The agent Xtandi® (enzalutamide) improves survival and reduces the time to cancer progression compared to Casodex® (bicalutamide) among men with prostate cancer that has stopped responding to prior therapy with antiandrogens. These results were recently published as rapid communication in the Journal of Clinical Oncology.

Prostate cancer is the most frequently diagnosed cancer in men aside from skin cancer. An estimated 220,800 new cases of prostate cancer are diagnosed annually in the U.S., with more than 27,500 men dying from the disease.

Prostate cancer is stimulated to grow from exposure to the male hormone, testosterone. Therefore, an important treatment component for prostate cancer includes agents that block the formation of testosterone. This type of treatment is referred to as androgen deprivation therapy (ADT). There are several different types of ADT agents that prevent formation of testosterone through different mechanisms. Researchers continue to explore optimal therapeutic approaches for prostate cancer patients who stop responding to ADT.

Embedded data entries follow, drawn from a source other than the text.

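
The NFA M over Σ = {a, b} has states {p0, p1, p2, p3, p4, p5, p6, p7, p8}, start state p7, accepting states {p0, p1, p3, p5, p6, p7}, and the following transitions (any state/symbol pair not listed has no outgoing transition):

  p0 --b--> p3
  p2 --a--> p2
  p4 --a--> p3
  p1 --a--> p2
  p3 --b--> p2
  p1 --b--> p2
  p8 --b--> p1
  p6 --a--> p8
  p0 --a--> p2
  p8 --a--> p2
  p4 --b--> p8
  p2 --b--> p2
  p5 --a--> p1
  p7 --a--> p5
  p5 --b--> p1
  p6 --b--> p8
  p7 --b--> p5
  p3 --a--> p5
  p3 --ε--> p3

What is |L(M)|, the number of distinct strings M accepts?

7

The useful subgraph on states {p1, p5, p7} is acyclic, so L(M) is finite; the longest accepting path visits 3 useful states, giving maximum string length 2.
Counting accepting paths from p7 by length: 1 of length 0, 2 of length 1, 4 of length 2. Total 7.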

Researchers recently conducted a clinical trial to directly compare two different agents that block the formation of testosterone. The trial, referred to as the STRIVE trial, included 396 men whose cancer had progressed despite prior ADT. Patients had both metastatic (cancer spread to distant sites in the body), as well as earlier-stage (nonmetastatic) prostate cancer.

One group of patients was treated with bicalutamide, and the other group was treated with enzalutamide, both of which are FDA approved for the treatment of prostate cancer. The results from both groups of patients were directly compared.

  • Patients treated with enzalutamide had a 76% reduced risk of cancer progression or death, compared to patients treated with bicalutamide.
  • The median time from initiation of therapy to progression of cancer among survivors (progression-free survival) was 19.4 months for those treated with enzalutamide, compared with 5.7 months for those treated with bicalutamide.
  • Enzalutamide was beneficial in patients with either metastatic or nonmetastatic cancer.

The researchers concluded that “Enzalutamide significantly reduced risk of prostate cancer progression or death compared with bicalutamide in patients with nonmetastatic or metastatic” cancer that had stopped responding to prior ADT.

Reference Penson D, Armstrong A, Concepcion R, et al. Enzalutamide Versus Bicalutamide in Castration-Resistant Prostate Cancer: The STRIVE Trial. Journal of Clinical Oncology. January 25, 2016, doi: 10.1200/JCO.2015.64.9285. Available at: Accessed February 5, 2016.